New Reporting Requirements
Effective January 1, 2021, SB 1159 also created new reporting requirements for employers. When an employer knows or reasonably should know that a worker has tested positive for COVID-19, the employer must report to his or her claims administrator the following information in writing within 3 business days:
- That a worker has tested positive (note that personally identifiable information about the worker should be provided only if the worker asserts the infection is work-related or has filed a claim form under Labor Code 5401);
- The date the worker tested positive (i.e., the date the specimen was collected for testing);
- The address(es) of the worker’s specific place(s) of employment during the 14-day period preceding the date of the worker’s positive test; and
- The highest number of workers who reported to work at the worker’s specific place of employment in the 45-day period preceding the last day the worker worked at each specific place of employment.

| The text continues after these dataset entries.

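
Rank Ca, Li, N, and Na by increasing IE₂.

Ca < N < Na < Li

The second ionization energy removes an electron from the +1 ion. For each element: Ca⁺ still has 1 valence electron; Li⁺ is the bare [He] core; N⁺ still has 4 valence electrons; Na⁺ is the bare [Ne] core.
Breaking into a closed-shell core is much more expensive than removing a leftover valence electron — Na and Li have the largest IE_2 here.
Valence configurations: Ca⁺ [Ar]4s¹, N⁺ [He]2s²2p².
Tabulated IE_2 (kJ/mol): Ca 1145, Li 7298, N 2856, Na 4562.
Overall IE_2 order: Ca < N < Na < Li.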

Retroactively, if an employer is aware that a worker tested positive between July 6, 2020 and September 17, 2020, the employer must report the information in items #1-3 above to his or her claims administrator by October 29, 2020 and report the highest number of workers who reported to work at each of the worker’s specific places of employment on any work date between July 6, 2020 and September 17, 2020. This information will be used by the claims administrator to determine whether a COVID-19 outbreak has occurred.
California employers with workers working remotely at least part-time during the pandemic should note that SB 1159 specifies that “place of employment” does not include a worker’s home or residence (unless the worker provides home health care services). Employers, therefore, would not need to report workers who test positive for COVID-19 but had only worked from home prior to the statute’s effective date. However, the statute likely requires reporting the confirmed case of a remote worker who tested positive prior to the statute’s effective date if that worker also worked at onsite anytime between July 6 and the effective date.
Employers who fail to report the above information, or who intentionally submit false or misleading information, are subject to a $10,000 penalty assessed by the California Labor Commissioner.
COVID-19 Recording and Reporting Requirements
Effective January 1, 2021, employers must provide multiple notices within one business day after receiving notice of a potential COVID-19 exposure:
- Written notice to all workers and employers of subcontracted workers who were at the worksite within the infectious period;
- Written notice to worker representatives, including unions and, if applicable, attorneys who represent the affected workers;
- Written notice regarding COVID-19-related benefits, including workers’ compensation benefits, COVID-19 leave, paid sick leave, and the company’s anti-discrimination, anti-harassment, and anti-retaliation policies; and
- Written notice to workers regarding the company’s disinfection protocols and safety plan to eliminate any further exposures, per CDC guidelines.
Employers also must notify their local public health department within 48 hours if an outbreak occurs at the worksite. An outbreak occurs when there have been three lab-confirmed cases within two weeks.
The California Division of Occupational Safety and Health (Cal/OSHA) can immediately shut down a business without prior notice if it concludes there is an imminent risk of serious physical harm due to COVID-19, and to issue significant monetary citations for serious violations relating to COVID-19.
Employers also must draft and implement a separate COVID-19 Pandemic Plan that (1) addresses all COVID-19 exposures, (2) identifies the manner in which the employer intends to correct such exposures, and (3) indicates how the employer will enforce its procedures, train its workers, conduct inspections and review its plan for effectiveness.